O governo vai tomar a iniciativa de fazer avançar, neste ano, a tramitação de projeto que cria a Lei de Responsabilidade Sanitária, similar, na área de saúde, ao que a Lei de Responsabilidade Fiscal representa para as finanças públicas. A proposta delimita responsabilidades e relaciona punições à União, Estados, municípios e gestores que não cumprirem seus dispositivos.
O projeto de lei tramita desde 2007 na Câmara dos Deputados e já foi aprovado pelas comissões de Seguridade Social e do Trabalho, mas a pressão de secretários municipais e estaduais de saúde impediu que ele avançasse. O motivo eram os artigos que, segundo eles, "criminalizavam" agentes públicos que não cumprissem os termos da lei. A saída encontrada, por ora, foi a de flexibilizar a punição e estendê-la também aos entes federados, por meio da limitação de transferências de recursos.
Em geral, o projeto estabelece o cumprimento de metas tendo por base os chamados "contratos organizativos de ação pública" firmados entre União, Estados e municípios.
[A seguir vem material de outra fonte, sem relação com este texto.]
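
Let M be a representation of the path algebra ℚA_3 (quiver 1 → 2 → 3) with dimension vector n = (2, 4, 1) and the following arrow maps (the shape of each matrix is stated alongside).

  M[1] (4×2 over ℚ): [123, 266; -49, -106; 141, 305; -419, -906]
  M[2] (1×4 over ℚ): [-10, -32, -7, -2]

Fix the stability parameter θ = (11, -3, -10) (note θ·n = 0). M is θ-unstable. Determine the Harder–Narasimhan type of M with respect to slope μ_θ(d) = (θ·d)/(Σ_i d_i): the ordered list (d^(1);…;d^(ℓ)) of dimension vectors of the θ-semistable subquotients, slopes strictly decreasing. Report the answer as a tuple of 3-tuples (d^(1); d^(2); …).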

Ali, estará previsto o montante de recursos que os gestores devem aplicar, anualmente, em ações e serviços públicos de saúde. Também consta a obrigatoriedade de comprovar essa aplicação e demonstrar o grau de execução das ações programadas, além de apresentar balanços financeiros, orçamentários, permitir a realização de auditorias e dar transparência às informações pela internet.
O problema, contudo, estava nos trechos em que determinava as punições a quem não cumprisse essas obrigações, assim intitulados "crimes de responsabilidade sanitária". São alguns deles: deixar de prestar de forma satisfatória os serviços básicos de saúde; transferir recursos da conta de saúde para outra conta; dar às verbas de saúde aplicação diversa da estabelecida em lei; deixar de executar ou interromper injustificadamente as ações previstas e prestar informações falsas no relatório de gestão.
O projeto diz que os gestores incorreriam em crime "por ação ou omissão", se "concorreu com culpa ou dolo para a sua prática, ou dela se beneficiou". Nesses termos, o recado que chegou ao Ministério da Saúde pelo Conselho Nacional de Secretários Municipais de Saúde (Conasems) e pelo Conselho Nacional de Secretários de Estado de Saúde (Conass) foi de que haveria resistência dos gestores.
Assim, o relator do substitutivo do projeto na Comissão de Finanças e Tributação, Rogério Carvalho (PT-SE), em negociações com o líder do governo no Senado e autor de projeto semelhante, Humberto Costa (PT-PE), ex-ministro da Saúde, decidiu se concentrar em algo mais consensual. "Havia uma resistência à punição ser exclusivamente para a pessoa física. Agora vamos avaliar o conjunto que define o objeto do contrato administrativo. A responsabilidade pode ser tanto do ente federado quanto do agente. Não existe uma escala de quem é punido primeiro, é tudo paralelo", afirma Carvalho, que foi secretário de Saúde em seu Estado entre 2003 e 2010.
Seu substitutivo será apresentado em fevereiro, tão logo comece o ano legislativo no Congresso. "Em caso de descumprimento das metas, o Estado ou município deixa de receber recursos de transferências e o agente passa a ter uma gestão supervisionada", afirma. A ideia é que ele chegue à Comissão de Constituição e Justiça da Casa ainda neste semestre e vá a plenário até o fim do ano. A participação de Costa nas negociações também se deve à tentativa de que o projeto chegue ao Senado sem a necessidade de alterações pelos parlamentares, para evitar que o projeto tenha que retornar à Câmara.
O projeto faz parte de um conjunto de iniciativas que o governo pretende tomar na área de saúde para tentar, aos poucos, superar os problemas de gestão, ali identificados, que mantêm o serviço entre os piores apontados pelos cidadãos em pesquisas de opinião.
Segundo o assessor especial do Ministério da Saúde, Fausto Pereira dos Santos, o esforço é para que o substitutivo seja de fato o mais próximo do que defende o governo e as entidades que reúnem os secretários de saúde de Estados e municípios. E que o importante é que haja a previsão de punições. "Para fazer um contrato organizativo de ação pública, tem que ter sanções. Um contrato sem penalidade não necessariamente vai ser cumprido."